As promised, Steve McConnell of the Drug and Device Law blog has posted his magnus opus on Star Wars. (Don’t expect too much about pharmaceutical litigation in that post.). We encourage you to read it. Of note, Steve properly reserves some disdain for the recent prequels, as any reasonable person should.

Speaking of which, in last week’s edition of “Friday Links,” we directed you to our 2011 April Fool’s Day post, “Star Wars Prequels Unreasonably Dangerous and Defective, South Carolina Federal Court Finds,” suggesting that it was “the one post this site [had] dedicated to that series of films.”  But guess what? That’s not entirely true. Nerds that we are, we’ve referenced Star Wars before! We searched our archive and discovered this June 2010 post in which we quoted a number of courts who referenced the Star Wars trilogy. You know you want to know which judges referenced the trilogy.

Friend of the blog Jay Hornack a/k/a Panic Street Lawyer has an interesting blog post on U2’s recent Pittsburgh concert and the 14th Amendment. Somehow, he manages to connect those seemingly unrelated things together with his mighty prose. Check it out. We have not yet had the opportunity to write about U2, but earlier this year, we did do a pretty thorough post listing songs about lawyers and judges.

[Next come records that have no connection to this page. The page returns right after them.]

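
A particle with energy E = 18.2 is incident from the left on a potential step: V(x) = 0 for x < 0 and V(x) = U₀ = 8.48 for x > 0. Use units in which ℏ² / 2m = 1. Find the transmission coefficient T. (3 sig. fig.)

T = 0.976

On each side the TISE gives plane waves with k = √(2m(E − V))/ℏ: k₁ = √(2·½·18.2) = 4.266, k₂ = √(2·½·9.72) = 3.118.
Matching ψ and ψ′ at x = 0 gives r = (k₁ − k₂)/(k₁ + k₂), so R = r² = 0.02419 and T = 1 − R = 0.9758.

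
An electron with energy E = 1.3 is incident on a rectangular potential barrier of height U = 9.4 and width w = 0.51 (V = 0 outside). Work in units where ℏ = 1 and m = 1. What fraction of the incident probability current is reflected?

Since E < U the interior solution is evanescent with decay constant κ = √(2m(U − E))/ℏ = 4.025.
κw = 2.053, sinh(κw) = 3.830.
Matching ψ, ψ′ at both faces gives T = [1 + U² sinh²(κw) / (4E(U − E))]⁻¹ = 1/31.78 = 0.0315.
R = 1 − T = 0.969.

R = 0.969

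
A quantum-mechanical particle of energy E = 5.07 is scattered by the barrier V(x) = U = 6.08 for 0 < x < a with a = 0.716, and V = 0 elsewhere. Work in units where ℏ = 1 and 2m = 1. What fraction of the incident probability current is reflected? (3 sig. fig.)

Since E < U the interior solution is evanescent with decay constant κ = √(2m(U − E))/ℏ = 1.005.
κa = 0.7196, sinh(κa) = 0.7833.
Matching ψ, ψ′ at both faces gives T = [1 + U² sinh²(κa) / (4E(U − E))]⁻¹ = 1/2.107 = 0.475.
R = 1 − T = 0.525.

R = 0.525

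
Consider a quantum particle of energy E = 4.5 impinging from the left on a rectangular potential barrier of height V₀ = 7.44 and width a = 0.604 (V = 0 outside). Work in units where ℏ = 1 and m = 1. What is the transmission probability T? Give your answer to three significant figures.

E < V₀: inside the barrier ψ ∝ e^{±κx} with κ = √(2m(V₀ − E))/ℏ = 2.425.
κa = 1.465, sinh(κa) = 2.047.
The exact tunnelling result is T⁻¹ = 1 + V₀² sinh²(κa) / [4E(V₀ − E)] = 5.384, so T = 0.186.

T = 0.186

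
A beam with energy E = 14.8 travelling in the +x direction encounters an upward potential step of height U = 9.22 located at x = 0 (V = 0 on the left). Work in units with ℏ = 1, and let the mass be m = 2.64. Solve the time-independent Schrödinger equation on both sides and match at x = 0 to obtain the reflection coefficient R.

The wavenumbers are k₁ = √(2mE)/ℏ = 8.840 on the left and k₂ = √(2m(E − U))/ℏ = 5.428 on the right.
Continuity of ψ and ψ′ at the step yields the reflection amplitude r = (k₁ − k₂)/(k₁ + k₂) = 0.2391; thus R = |r|² = 0.05719, T = 0.9428.

R = 0.0572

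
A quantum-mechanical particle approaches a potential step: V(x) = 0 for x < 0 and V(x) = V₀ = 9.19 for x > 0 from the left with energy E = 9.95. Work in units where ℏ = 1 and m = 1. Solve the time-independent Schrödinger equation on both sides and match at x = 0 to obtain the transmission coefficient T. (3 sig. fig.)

The wavenumbers are k₁ = √(2mE)/ℏ = 4.461 on the left and k₂ = √(2m(E − V₀))/ℏ = 1.233 on the right.
Continuity of ψ and ψ′ at the step yields the reflection amplitude r = (k₁ − k₂)/(k₁ + k₂) = 0.5669; thus R = |r|² = 0.3214, T = 0.6786.

T = 0.679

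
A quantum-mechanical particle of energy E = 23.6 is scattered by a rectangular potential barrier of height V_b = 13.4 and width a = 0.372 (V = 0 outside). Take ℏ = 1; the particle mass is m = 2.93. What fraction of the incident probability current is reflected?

E > V_b: inside the barrier k₂ = √(2m(E − V_b))/ℏ = 7.731, k₂a = 2.876.
Matching at both interfaces gives T⁻¹ = 1 + V_b² sin²(k₂a) / [4E(E − V_b)] = 1.013, hence T = 0.987.
R = 1 − T = 0.0127.

R = 0.0127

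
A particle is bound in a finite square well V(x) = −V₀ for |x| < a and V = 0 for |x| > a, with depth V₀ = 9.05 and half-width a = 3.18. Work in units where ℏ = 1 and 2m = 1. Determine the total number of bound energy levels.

The dimensionless depth is z₀ = a√(2mV₀)/ℏ = 3.18 × √(9.050) = 9.566.
The even/odd transcendental equations gain one root per π/2 in z₀, giving N = 1 + ⌊2z₀/π⌋ = 1 + ⌊6.090⌋ = 7.

N = 7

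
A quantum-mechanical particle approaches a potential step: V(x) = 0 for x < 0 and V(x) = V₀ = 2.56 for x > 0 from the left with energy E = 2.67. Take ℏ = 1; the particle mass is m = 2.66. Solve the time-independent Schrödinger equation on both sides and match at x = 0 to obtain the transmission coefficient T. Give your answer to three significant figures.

The wavenumbers are k₁ = √(2mE)/ℏ = 3.769 on the left and k₂ = √(2m(E − V₀))/ℏ = 0.7650 on the right.
Matching ψ and ψ′ at x = 0 gives r = (k₁ − k₂)/(k₁ + k₂), so R = r² = 0.4390 and T = 1 − R = 0.5610.

T = 0.561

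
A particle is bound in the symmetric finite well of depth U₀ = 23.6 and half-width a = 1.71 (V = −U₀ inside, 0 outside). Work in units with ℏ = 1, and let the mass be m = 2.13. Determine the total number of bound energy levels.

N = 11

The dimensionless depth is z₀ = a√(2mU₀)/ℏ = 1.71 × √(100.5) = 17.15.
The even/odd transcendental equations gain one root per π/2 in z₀, giving N = 1 + ⌊2z₀/π⌋ = 1 + ⌊10.92⌋ = 11.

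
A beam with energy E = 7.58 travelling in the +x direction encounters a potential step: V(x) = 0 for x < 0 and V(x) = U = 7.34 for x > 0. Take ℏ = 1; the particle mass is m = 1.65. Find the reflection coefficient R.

R = 0.487

The wavenumbers are k₁ = √(2mE)/ℏ = 5.001 on the left and k₂ = √(2m(E − U))/ℏ = 0.8899 on the right.
Continuity of ψ and ψ′ at the step yields the reflection amplitude r = (k₁ − k₂)/(k₁ + k₂) = 0.6979; thus R = |r|² = 0.4870, T = 0.5130.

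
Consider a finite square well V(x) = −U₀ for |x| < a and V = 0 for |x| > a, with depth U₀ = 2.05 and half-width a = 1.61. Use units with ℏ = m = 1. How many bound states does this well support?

N = 3

Define the well-strength parameter z₀ = (a/ℏ)√(2mU₀) = 1.61 × √(2·1·2.05) = 3.260.
The even/odd transcendental equations gain one root per π/2 in z₀, giving N = 1 + ⌊2z₀/π⌋ = 1 + ⌊2.075⌋ = 3.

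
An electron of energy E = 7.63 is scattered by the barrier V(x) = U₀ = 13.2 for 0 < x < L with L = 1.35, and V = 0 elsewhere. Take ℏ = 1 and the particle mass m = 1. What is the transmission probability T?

E < U₀: inside the barrier ψ ∝ e^{±κx} with κ = √(2m(U₀ − E))/ℏ = 3.338.
κL = 4.506, sinh(κL) = 45.27.
The exact tunnelling result is T⁻¹ = 1 + U₀² sinh²(κL) / [4E(U₀ − E)] = 2101, so T = 0.000476.

T = 0.000476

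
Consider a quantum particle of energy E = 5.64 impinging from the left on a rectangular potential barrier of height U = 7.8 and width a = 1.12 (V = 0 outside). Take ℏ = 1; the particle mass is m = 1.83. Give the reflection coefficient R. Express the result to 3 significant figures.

E < U: inside the barrier ψ ∝ e^{±κx} with κ = √(2m(U − E))/ℏ = 2.812.
κa = 3.149, sinh(κa) = 11.64.
The exact tunnelling result is T⁻¹ = 1 + U² sinh²(κa) / [4E(U − E)] = 170.0, so T = 0.00588.
R = 1 − T = 0.994.

R = 0.994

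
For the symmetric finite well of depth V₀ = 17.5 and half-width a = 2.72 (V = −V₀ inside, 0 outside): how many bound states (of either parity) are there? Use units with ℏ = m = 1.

N = 11

The dimensionless depth is z₀ = a√(2mV₀)/ℏ = 2.72 × √(35.00) = 16.09.
The even/odd transcendental equations gain one root per π/2 in z₀, giving N = 1 + ⌊2z₀/π⌋ = 1 + ⌊10.24⌋ = 11.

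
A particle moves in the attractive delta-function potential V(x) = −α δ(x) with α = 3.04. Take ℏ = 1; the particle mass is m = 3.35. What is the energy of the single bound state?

E = -15.5

The bound state is ψ(x) = √κ e^{−κ|x|}. The derivative jump ψ'(0⁺) − ψ'(0⁻) = −(2mα/ℏ²)ψ(0) fixes κ = mα/ℏ² = 10.18.
Then E = −ℏ²κ²/(2m) = −mα²/(2ℏ²) = -15.48.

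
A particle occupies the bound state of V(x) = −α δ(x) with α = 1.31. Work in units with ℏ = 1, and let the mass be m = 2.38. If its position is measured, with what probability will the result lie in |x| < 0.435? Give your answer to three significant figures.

The normalised bound state is ψ = √κ e^{−κ|x|} with κ = mα/ℏ² = 3.118.
P(|x| < d) = ∫_{−d}^{d} κ e^{−2κ|x|} dx = 1 − e^{−2κd} = 1 − e^{−2.712} = 0.9336.

P = 0.934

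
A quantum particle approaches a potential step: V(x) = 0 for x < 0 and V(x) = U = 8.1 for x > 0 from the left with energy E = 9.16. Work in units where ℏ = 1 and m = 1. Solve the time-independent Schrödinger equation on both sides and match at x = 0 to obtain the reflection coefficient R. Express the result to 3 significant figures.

R = 0.242

On each side the TISE gives plane waves with k = √(2m(E − V))/ℏ: k₁ = √(2·1·9.16) = 4.280, k₂ = √(2·1·1.06) = 1.456.
Continuity of ψ and ψ′ at the step yields the reflection amplitude r = (k₁ − k₂)/(k₁ + k₂) = 0.4923; thus R = |r|² = 0.2424, T = 0.7576.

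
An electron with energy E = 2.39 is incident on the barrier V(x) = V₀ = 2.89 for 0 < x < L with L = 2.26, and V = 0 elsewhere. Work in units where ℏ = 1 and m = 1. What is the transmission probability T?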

The State offers this account of yesterday’s memorial service for U.S. District Court Judge Matthew J. Perry, Jr., who passed away last week at 89.

This week, we welcome two brand new bloggers to Abnormal Use! Starting this week, be on the lookout for posts from our two new associate contributors, Steve Buckingham and Childs Cantey Thrahser. Steve (whose first post ran earlier this week) serves on our Business and Commercial Law Team in our Greenville office, while Childs, also on our B&C team, works out of our brand new Columbia office. We’d also like to take this opportunity to thank retiring blogger Laura Simons, an associate in our Greenville office, for her 18 months of service on the blog. She’s definitely earned a break after being with us since our initial founding in January of 2010, and we wish her a happy retirement from this fateful enterprise.